Comment 20 Andras Mantia 2008-05-31 14:33:13 UTC
I tested a little more:
- noapic (apic, not acpi) helps for sure, I was running the computer for days without seeing the error
- without noapic the error is visible soon after boot
- libata.force=1:pio4 : I'm running with this and without noapic for 30 minutes, without problems, playing music from the problematic drive.
Comment 21 Andras Mantia 2008-05-31 14:34:33 UTC
And of course, in the very same moment when I pressed "Commit" the music stopped and I see the errors. Switching back to noapic now...
Comment 22 Tejun Heo 2008-06-01 05:26:08 UTC
I see. noapic.  It's still about the same tho.  If noapic is specified, IRQs are routed through the legacy 8259 IRQ controller and makes it a IRQ routing problem.  Can you please post the result of "lspci -nnvvv"?
Comment 23 Andras Mantia 2008-06-01 07:15:56 UTC
Created attachment 219360 [details]
lspci output
Comment 24 Andras Mantia 2008-06-01 07:17:59 UTC
I added the output when running noapic. Do you also want the same output when noapic is not used?
Comment 25 Tejun Heo 2008-06-01 08:17:35 UTC
Going through the bug again.  Both using a different drive && noapic work around the problem.  The former points at the drive specific problem while the latter points at generic IRQ routing problem.  The two causes interacting with each other is quite unlikely although I can't say it can never happen.  Strange....
Comment 26 Andras Mantia 2008-06-01 08:30:15 UTC
I admit this is strange. I will borrow again the other drive and test it for a longer period.
Comment 27 Tejun Heo 2008-06-01 08:35:58 UTC
Thanks.  I appreciate that.  Also, you never had any problem w/ SL103?

Cc'ing Thomas for reference.
Comment 28 Andras Mantia 2008-06-01 08:47:13 UTC
No, the system worked fine with 10.3 and earlier versions. I have the drive since 2002 and the motherboard since 2005 or 2006. It might be that with 10.3 I still used the old drivers, not libata as my IDE hard disk was /dev/hda, so that might not be relevant. But for sure I never used any extra kernel parameters.
Comment 29 Thomas Renninger 2008-06-12 13:15:26 UTC
Puhh, no idea.
Maybe you should update to a newer BIOS, not sure whether BIOS initialization can be different if you have another driver? Very strange...
I close this one as won't fix, IMO it's not worth wasting more time. Please keep commenting or reopen the bug if you find out more.

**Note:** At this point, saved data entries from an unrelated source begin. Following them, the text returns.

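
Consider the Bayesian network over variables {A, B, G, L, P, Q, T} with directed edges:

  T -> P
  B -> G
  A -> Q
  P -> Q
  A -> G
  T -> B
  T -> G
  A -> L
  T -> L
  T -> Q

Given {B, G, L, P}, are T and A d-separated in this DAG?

We examine all 5 paths between T and A:
Path 1: T → G ← A
  G is a collider and G is conditioned on, which opens it — no node blocks this path, so it is active.
Path 2: T → Q ← A
  Q is a collider here and neither Q nor any of its descendants is conditioned on, so the collider stays closed — the path is blocked at Q.
Path 3: T → L ← A
  L is a collider and L is conditioned on, which opens it — no node blocks this path, so it is active.
Path 4: T → P → Q ← A
  P is a chain here and P is conditioned on, so the path is blocked at P.
Path 5: T → B → G ← A
  B is a chain here and B is conditioned on, so the path is blocked at B.
Because an active path exists, T and A are not d-separated.

No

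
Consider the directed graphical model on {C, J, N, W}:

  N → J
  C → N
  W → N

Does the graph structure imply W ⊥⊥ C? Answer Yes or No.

Only one path connects W and C:
Path 1: W → N ← C
  N is a collider here and neither N nor any of its descendants is conditioned on, so the collider stays closed — the path is blocked at N.
All paths are blocked; W ⊥ C | ∅ holds.

Yes — W and C are d-separated given ∅.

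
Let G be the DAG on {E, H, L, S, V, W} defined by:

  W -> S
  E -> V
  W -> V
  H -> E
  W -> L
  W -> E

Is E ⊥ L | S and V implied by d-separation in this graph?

No

There are 2 undirected paths between E and L; checking each against the conditioning set {S, V}:
Path 1: E ← W → L
  W is a fork and W is not conditioned on — no node blocks this path, so it is active.
Path 2: E → V ← W → L
  V is a collider and V is conditioned on, which opens it; W is a fork and W is not conditioned on — no node blocks this path, so it is active.
At least one path is unblocked, so d-separation fails.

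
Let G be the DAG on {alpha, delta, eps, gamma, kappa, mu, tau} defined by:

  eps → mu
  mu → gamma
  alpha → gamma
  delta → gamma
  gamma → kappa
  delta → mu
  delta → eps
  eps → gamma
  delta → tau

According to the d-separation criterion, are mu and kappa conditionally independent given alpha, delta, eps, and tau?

No

There are 5 undirected paths between mu and kappa; checking each against the conditioning set {alpha, delta, eps, tau}:
  1. mu ← delta → eps → gamma → kappa — delta:fork[blocks]; eps:chain[blocks]; gamma:chain[open] ⇒ blocked
  2. mu ← delta → gamma → kappa — delta:fork[blocks]; gamma:chain[open] ⇒ blocked
  3. mu ← eps ← delta → gamma → kappa — eps:chain[blocks]; delta:fork[blocks]; gamma:chain[open] ⇒ blocked
  4. mu ← eps → gamma → kappa — eps:fork[blocks]; gamma:chain[open] ⇒ blocked
  5. mu → gamma → kappa — gamma:chain[open] ⇒ active
Because an active path exists, mu and kappa are not d-separated.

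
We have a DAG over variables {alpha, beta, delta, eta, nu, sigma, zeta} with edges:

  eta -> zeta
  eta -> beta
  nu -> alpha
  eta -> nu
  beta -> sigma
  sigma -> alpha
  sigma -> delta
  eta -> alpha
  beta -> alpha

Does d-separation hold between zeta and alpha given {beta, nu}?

4 paths connect zeta and alpha; each must be blocked for d-separation to hold:
Path 1: zeta ← eta → nu → alpha
  nu is a chain here and nu is conditioned on, so the path is blocked at nu.
Path 2: zeta ← eta → beta → alpha
  beta is a chain here and beta is conditioned on, so the path is blocked at beta.
Path 3: zeta ← eta → beta → sigma → alpha
  beta is a chain here and beta is conditioned on, so the path is blocked at beta.
Path 4: zeta ← eta → alpha
  eta is a fork and eta is not conditioned on — no node blocks this path, so it is active.
At least one path is unblocked, so d-separation fails.

No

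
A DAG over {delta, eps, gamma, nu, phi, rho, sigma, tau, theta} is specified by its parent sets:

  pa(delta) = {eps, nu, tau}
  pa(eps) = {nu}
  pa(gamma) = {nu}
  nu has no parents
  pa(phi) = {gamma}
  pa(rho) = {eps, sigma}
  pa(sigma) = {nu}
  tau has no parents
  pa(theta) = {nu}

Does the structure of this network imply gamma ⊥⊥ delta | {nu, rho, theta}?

There are 3 undirected paths between gamma and delta; checking each against the conditioning set {nu, rho, theta}:
  1. gamma ← nu → sigma → rho ← eps → delta — nu:fork[blocks]; sigma:chain[open]; rho:collider[open]; eps:fork[open] ⇒ blocked
  2. gamma ← nu → delta — nu:fork[blocks] ⇒ blocked
  3. gamma ← nu → eps → delta — nu:fork[blocks]; eps:chain[open] ⇒ blocked
Since every path is blocked, d-separation holds.

Yes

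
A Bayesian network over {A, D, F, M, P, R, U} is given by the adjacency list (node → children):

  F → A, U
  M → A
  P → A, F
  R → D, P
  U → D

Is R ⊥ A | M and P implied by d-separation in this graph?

Yes

There are 4 undirected paths between R and A; checking each against the conditioning set {M, P}:
Path 1: R → D ← U ← F → A
  D is a collider here and neither D nor any of its descendants is conditioned on, so the collider stays closed — the path is blocked at D.
Path 2: R → D ← U ← F ← P → A
  D is a collider here and neither D nor any of its descendants is conditioned on, so the collider stays closed — the path is blocked at D.
Path 3: R → P → F → A
  P is a chain here and P is conditioned on, so the path is blocked at P.
Path 4: R → P → A
  P is a chain here and P is conditioned on, so the path is blocked at P.
Every path is blocked, so R and A are d-separated given {M, P}.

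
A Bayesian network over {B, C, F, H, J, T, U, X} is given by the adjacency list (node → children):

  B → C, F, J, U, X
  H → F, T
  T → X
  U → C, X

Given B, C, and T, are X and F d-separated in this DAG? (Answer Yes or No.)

Yes

We examine all 4 paths between X and F:
  1. X ← U → C ← B → F — U:fork[open]; C:collider[open]; B:fork[blocks] ⇒ blocked
  2. X ← U ← B → F — U:chain[open]; B:fork[blocks] ⇒ blocked
  3. X ← T ← H → F — T:chain[blocks]; H:fork[open] ⇒ blocked
  4. X ← B → F — B:fork[blocks] ⇒ blocked
All paths are blocked; X ⊥ F | {B, C, T} holds.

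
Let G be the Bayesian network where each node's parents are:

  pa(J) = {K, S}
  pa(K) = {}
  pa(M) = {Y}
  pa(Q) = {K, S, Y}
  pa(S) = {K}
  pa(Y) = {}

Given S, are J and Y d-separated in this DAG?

Enumerating the 4 paths from J to Y and testing each for blocking by {S}:
Path 1: J ← S → Q ← Y
  S is a fork here and S is conditioned on, so the path is blocked at S.
Path 2: J ← S ← K → Q ← Y
  S is a chain here and S is conditioned on, so the path is blocked at S.
Path 3: J ← K → Q ← Y
  Q is a collider here and neither Q nor any of its descendants is conditioned on, so the collider stays closed — the path is blocked at Q.
Path 4: J ← K → S → Q ← Y
  S is a chain here and S is conditioned on, so the path is blocked at S.
Since every path is blocked, d-separation holds.

Yes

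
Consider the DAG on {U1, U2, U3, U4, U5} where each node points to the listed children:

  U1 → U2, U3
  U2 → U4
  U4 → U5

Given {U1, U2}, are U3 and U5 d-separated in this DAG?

Yes

Only one path connects U3 and U5:
Path 1: U3 ← U1 → U2 → U4 → U5
  U1 is a fork here and U1 is conditioned on, so the path is blocked at U1.
Since every path is blocked, d-separation holds.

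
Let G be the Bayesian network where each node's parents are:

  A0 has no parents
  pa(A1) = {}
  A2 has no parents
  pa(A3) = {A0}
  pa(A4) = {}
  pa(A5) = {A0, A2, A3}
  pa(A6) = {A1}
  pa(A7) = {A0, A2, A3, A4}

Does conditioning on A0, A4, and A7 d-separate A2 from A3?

No

6 paths connect A2 and A3; each must be blocked for d-separation to hold:
Path 1: A2 → A5 ← A3
  A5 is a collider here and neither A5 nor any of its descendants is conditioned on, so the collider stays closed — the path is blocked at A5.
Path 2: A2 → A5 ← A0 → A7 ← A3
  A5 is a collider here and neither A5 nor any of its descendants is conditioned on, so the collider stays closed — the path is blocked at A5.
Path 3: A2 → A5 ← A0 → A3
  A5 is a collider here and neither A5 nor any of its descendants is conditioned on, so the collider stays closed — the path is blocked at A5.
Path 4: A2 → A7 ← A3
  A7 is a collider and A7 is conditioned on, which opens it — no node blocks this path, so it is active.
Path 5: A2 → A7 ← A0 → A5 ← A3
  A0 is a fork here and A0 is conditioned on, so the path is blocked at A0.
Path 6: A2 → A7 ← A0 → A3
  A0 is a fork here and A0 is conditioned on, so the path is blocked at A0.
Because an active path exists, A2 and A3 are not d-separated.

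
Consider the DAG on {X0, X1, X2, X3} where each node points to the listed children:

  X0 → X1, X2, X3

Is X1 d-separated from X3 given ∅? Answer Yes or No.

Only one path connects X1 and X3:
Path 1: X1 ← X0 → X3
  X0 is a fork and X0 is not conditioned on — no node blocks this path, so it is active.
Because an active path exists, X1 and X3 are not d-separated.

No — X1 and X3 are not d-separated given ∅.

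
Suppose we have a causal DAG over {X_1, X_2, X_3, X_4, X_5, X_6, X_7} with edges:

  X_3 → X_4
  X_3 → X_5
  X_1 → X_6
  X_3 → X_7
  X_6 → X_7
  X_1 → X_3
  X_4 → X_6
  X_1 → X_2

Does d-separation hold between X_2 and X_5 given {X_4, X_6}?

3 paths connect X_2 and X_5; each must be blocked for d-separation to hold:
Path 1: X_2 ← X_1 → X_6 → X_7 ← X_3 → X_5
  X_6 is a chain here and X_6 is conditioned on, so the path is blocked at X_6.
Path 2: X_2 ← X_1 → X_6 ← X_4 ← X_3 → X_5
  X_4 is a chain here and X_4 is conditioned on, so the path is blocked at X_4.
Path 3: X_2 ← X_1 → X_3 → X_5
  X_1 is a fork and X_1 is not conditioned on; X_3 is a chain and X_3 is not conditioned on — no node blocks this path, so it is active.
At least one path is unblocked, so d-separation fails.

No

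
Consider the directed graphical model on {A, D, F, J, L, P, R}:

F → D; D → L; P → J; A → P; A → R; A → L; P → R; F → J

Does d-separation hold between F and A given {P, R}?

Yes

We examine all 3 paths between F and A:
Path 1: F → J ← P ← A
  J is a collider here and neither J nor any of its descendants is conditioned on, so the collider stays closed — the path is blocked at J.
Path 2: F → J ← P → R ← A
  J is a collider here and neither J nor any of its descendants is conditioned on, so the collider stays closed — the path is blocked at J.
Path 3: F → D → L ← A
  L is a collider here and neither L nor any of its descendants is conditioned on, so the collider stays closed — the path is blocked at L.
Since every path is blocked, d-separation holds.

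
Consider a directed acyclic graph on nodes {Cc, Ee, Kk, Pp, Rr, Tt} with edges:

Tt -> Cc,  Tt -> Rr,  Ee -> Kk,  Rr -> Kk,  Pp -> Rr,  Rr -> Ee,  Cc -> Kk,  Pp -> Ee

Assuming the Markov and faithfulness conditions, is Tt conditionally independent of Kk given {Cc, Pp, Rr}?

There are 4 undirected paths between Tt and Kk; checking each against the conditioning set {Cc, Pp, Rr}:
Path 1: Tt → Cc → Kk
  Cc is a chain here and Cc is conditioned on, so the path is blocked at Cc.
Path 2: Tt → Rr ← Pp → Ee → Kk
  Pp is a fork here and Pp is conditioned on, so the path is blocked at Pp.
Path 3: Tt → Rr → Kk
  Rr is a chain here and Rr is conditioned on, so the path is blocked at Rr.
Path 4: Tt → Rr → Ee → Kk
  Rr is a chain here and Rr is conditioned on, so the path is blocked at Rr.
Every path is blocked, so Tt and Kk are d-separated given {Cc, Pp, Rr}.

Yes — Tt and Kk are d-separated given {Cc, Pp, Rr}.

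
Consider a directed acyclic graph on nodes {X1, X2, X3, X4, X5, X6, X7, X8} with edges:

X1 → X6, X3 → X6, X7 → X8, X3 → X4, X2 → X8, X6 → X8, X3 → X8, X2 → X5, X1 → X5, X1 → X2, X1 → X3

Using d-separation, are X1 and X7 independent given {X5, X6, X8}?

There are 6 undirected paths between X1 and X7; checking each against the conditioning set {X5, X6, X8}:
Path 1: X1 → X5 ← X2 → X8 ← X7
  X5 is a collider and X5 is conditioned on, which opens it; X2 is a fork and X2 is not conditioned on; X8 is a collider and X8 is conditioned on, which opens it — no node blocks this path, so it is active.
Path 2: X1 → X6 → X8 ← X7
  X6 is a chain here and X6 is conditioned on, so the path is blocked at X6.
Path 3: X1 → X6 ← X3 → X8 ← X7
  X6 is a collider and X6 is conditioned on, which opens it; X3 is a fork and X3 is not conditioned on; X8 is a collider and X8 is conditioned on, which opens it — no node blocks this path, so it is active.
Path 4: X1 → X3 → X6 → X8 ← X7
  X6 is a chain here and X6 is conditioned on, so the path is blocked at X6.
Path 5: X1 → X3 → X8 ← X7
  X3 is a chain and X3 is not conditioned on; X8 is a collider and X8 is conditioned on, which opens it — no node blocks this path, so it is active.
Path 6: X1 → X2 → X8 ← X7
  X2 is a chain and X2 is not conditioned on; X8 is a collider and X8 is conditioned on, which opens it — no node blocks this path, so it is active.
At least one path is unblocked, so d-separation fails.

No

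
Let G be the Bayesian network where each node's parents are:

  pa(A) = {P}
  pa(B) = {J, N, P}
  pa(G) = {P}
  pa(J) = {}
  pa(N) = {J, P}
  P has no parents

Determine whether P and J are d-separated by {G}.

4 paths connect P and J; each must be blocked for d-separation to hold:
  1. P → N ← J — N:collider[blocks] ⇒ blocked
  2. P → N → B ← J — N:chain[open]; B:collider[blocks] ⇒ blocked
  3. P → B ← J — B:collider[blocks] ⇒ blocked
  4. P → B ← N ← J — B:collider[blocks]; N:chain[open] ⇒ blocked
Every path is blocked, so P and J are d-separated given {G}.

Yes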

Comment 30 Andras Mantia 2008-06-12 13:27:54 UTC
I have two other drives to test with, just I need some time to do. Upgrading of the BIOS is not possible, I have the latest one. Downgrading is possible, but the old BIOS caused hangs with the Opteron, maybe I could try with 11.0...
I'm fine with closing it as wontfix, but if you look at the lkml list you will see that I'm far from being the only one having such issues.
Comment 31 Tejun Heo 2008-06-12 13:45:38 UTC
Andras, please add comments and/or reopen if you find anything interesting.  Also, which threads in lkml are you talking about?  I try to watch ATA related problems in LKML but miss a lot of them.